NEWS ANALYSIS: The European Commission is proposing changes to its Digital Single Market Strategy that could have a significant impact on U.S. companies, but the final form is uncertain.
In a move that's already being criticized as "illusive" by some, the European Commission has announced a plan
to change how it regulates digital markets within the European Union.
The central theme of the announced changes to the Digital Single Market Strategy (DSMS) centers on what the EC calls Audiovisual Media Services, which includes services such as NetFlix and Amazon Prime Video.
However, the provisions of the proposed directive go far beyond what people watch on television into the entire realm of e-commerce.
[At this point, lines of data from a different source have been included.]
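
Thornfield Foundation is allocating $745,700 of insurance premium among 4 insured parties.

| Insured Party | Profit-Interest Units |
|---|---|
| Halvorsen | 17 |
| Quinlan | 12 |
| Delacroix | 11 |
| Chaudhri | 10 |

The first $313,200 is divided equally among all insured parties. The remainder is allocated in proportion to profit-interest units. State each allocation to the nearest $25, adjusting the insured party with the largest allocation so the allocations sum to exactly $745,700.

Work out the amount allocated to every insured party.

Halvorsen: $225,350 · Quinlan: $182,100 · Delacroix: $173,450 · Chaudhri: $164,800

$313,200 shared equally gives $78,300 per insured party.
Remainder $432,500 by profit-interest units (total 50): Halvorsen 147,050.00 → $147,050; Quinlan 103,800.00 → $103,800; Delacroix 95,150.00 → $95,150; Chaudhri 86,500.00 → $86,500.
Totals: Halvorsen $78,300 + $147,050 = $225,350; Quinlan $78,300 + $103,800 = $182,100; Delacroix $78,300 + $95,150 = $173,450; Chaudhri $78,300 + $86,500 = $164,800.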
For example, a major impediment to e-commerce in Europe is a problem with geoblocking, in which people in one member state of the EU frequently can't conduct commerce across the borders of other member states.
In many cases, geoblocking is preventing commerce in both physical items as well as in digital material such as music or television shows.
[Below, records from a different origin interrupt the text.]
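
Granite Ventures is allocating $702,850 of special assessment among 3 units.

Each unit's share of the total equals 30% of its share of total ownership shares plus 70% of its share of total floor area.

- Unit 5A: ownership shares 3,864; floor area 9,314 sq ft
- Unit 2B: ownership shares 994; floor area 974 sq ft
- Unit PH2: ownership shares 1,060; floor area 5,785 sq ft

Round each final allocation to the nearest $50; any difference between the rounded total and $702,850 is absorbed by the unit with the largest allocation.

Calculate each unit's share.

Totals — ownership shares 5,918, floor area 16,073.
Combined weights (30% ownership shares + 70% floor area): Unit 5A 0.6015; Unit 2B 0.0928; Unit PH2 0.3057.
Unrounded shares: Unit 5A 422,773.95; Unit 2B 65,229.83; Unit PH2 214,846.22.
Rounded to nearest $50: Unit 5A $422,750; Unit 2B $65,250; Unit PH2 $214,850. Sum = $702,850.
Sum already equals the total — no adjustment.

Unit 5A: $422,750; Unit 2B: $65,250; Unit PH2: $214,850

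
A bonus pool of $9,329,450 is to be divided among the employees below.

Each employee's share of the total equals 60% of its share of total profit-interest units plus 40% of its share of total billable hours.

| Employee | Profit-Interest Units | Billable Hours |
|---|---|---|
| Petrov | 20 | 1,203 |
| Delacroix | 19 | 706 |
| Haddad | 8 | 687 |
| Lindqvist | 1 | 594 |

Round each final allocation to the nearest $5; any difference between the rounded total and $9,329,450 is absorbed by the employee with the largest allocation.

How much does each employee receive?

Profit-interest units total 48; billable hours total 3,190.
Blended shares (60% profit-interest units + 40% billable hours): Petrov 0.4008; Delacroix 0.3260; Haddad 0.1861; Lindqvist 0.0870.
Pro-rata amounts: Petrov 3,739,676.40; Delacroix 3,041,649.29; Haddad 1,736,623.01; Lindqvist 811,501.30.
After rounding ($5): Petrov $3,739,675; Delacroix $3,041,650; Haddad $1,736,625; Lindqvist $811,500. Sum = $9,329,450.
No rounding difference to absorb.

Petrov: $3,739,675 | Delacroix: $3,041,650 | Haddad: $1,736,625 | Lindqvist: $811,500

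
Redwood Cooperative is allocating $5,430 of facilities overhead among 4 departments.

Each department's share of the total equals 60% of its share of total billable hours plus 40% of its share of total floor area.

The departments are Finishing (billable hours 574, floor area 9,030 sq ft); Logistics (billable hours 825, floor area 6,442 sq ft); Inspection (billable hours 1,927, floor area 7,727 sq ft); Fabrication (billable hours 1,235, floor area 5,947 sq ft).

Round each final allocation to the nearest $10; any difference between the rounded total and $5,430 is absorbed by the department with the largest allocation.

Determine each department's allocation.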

The difficulty in conducting data flows of all types within Europe as well as in and out of the EU are blamed for some of economic stagnation that currently exists there.
A study by Stuart Brotman
at the Brookings Institution asserts there is "a palpable sense that Europe is slipping behind economically because of its digital reticence. The eurozone's GDP is set to shrink 0.4 percent this year, which is a sign that some significant EU intervention may be necessary if Europe is to become internationally competitive in the digital domain."
Rather than looking at the slow economy as a reason to encourage companies to innovate, the approach of the EC right now is to add even more regulation to what already is in place. This means that if the EC's plans are adopted, there will be a new layer of regulation added to the rules that already exist.
At this point, however, it's still not clear just how much of this regulation actually will go into effect once the rules are adopted and approved in a couple of years. In addition, the EC has stated as its goal that the level of regulation should be reduced. Half of the member nations of the EU already have gone on record as opposing increased regulations.
Some of the changes outlined in the EC-proposed directive include a new set of rules for comparable digital services. The primary focus in this area is in regard to telecommunications legislation, in which services that perform the same function would have the same rules—for example, VOIP services would be under the same rules as landline and cellular telephones. The EC already has launched a series of public hearings on the telecom legislation and on electronic-privacy, both of which would fall under those rules.
It's worth noting that the EC has recognized that some regulatory actions are having a negative impact on the European economy, and for that reason, the EC also announced that it is working on ways to improve trust in e-commerce—such as allowing clearly sponsored search results, encouraging electronic identification and electronic payments that can function across borders—to free up commerce in Europe.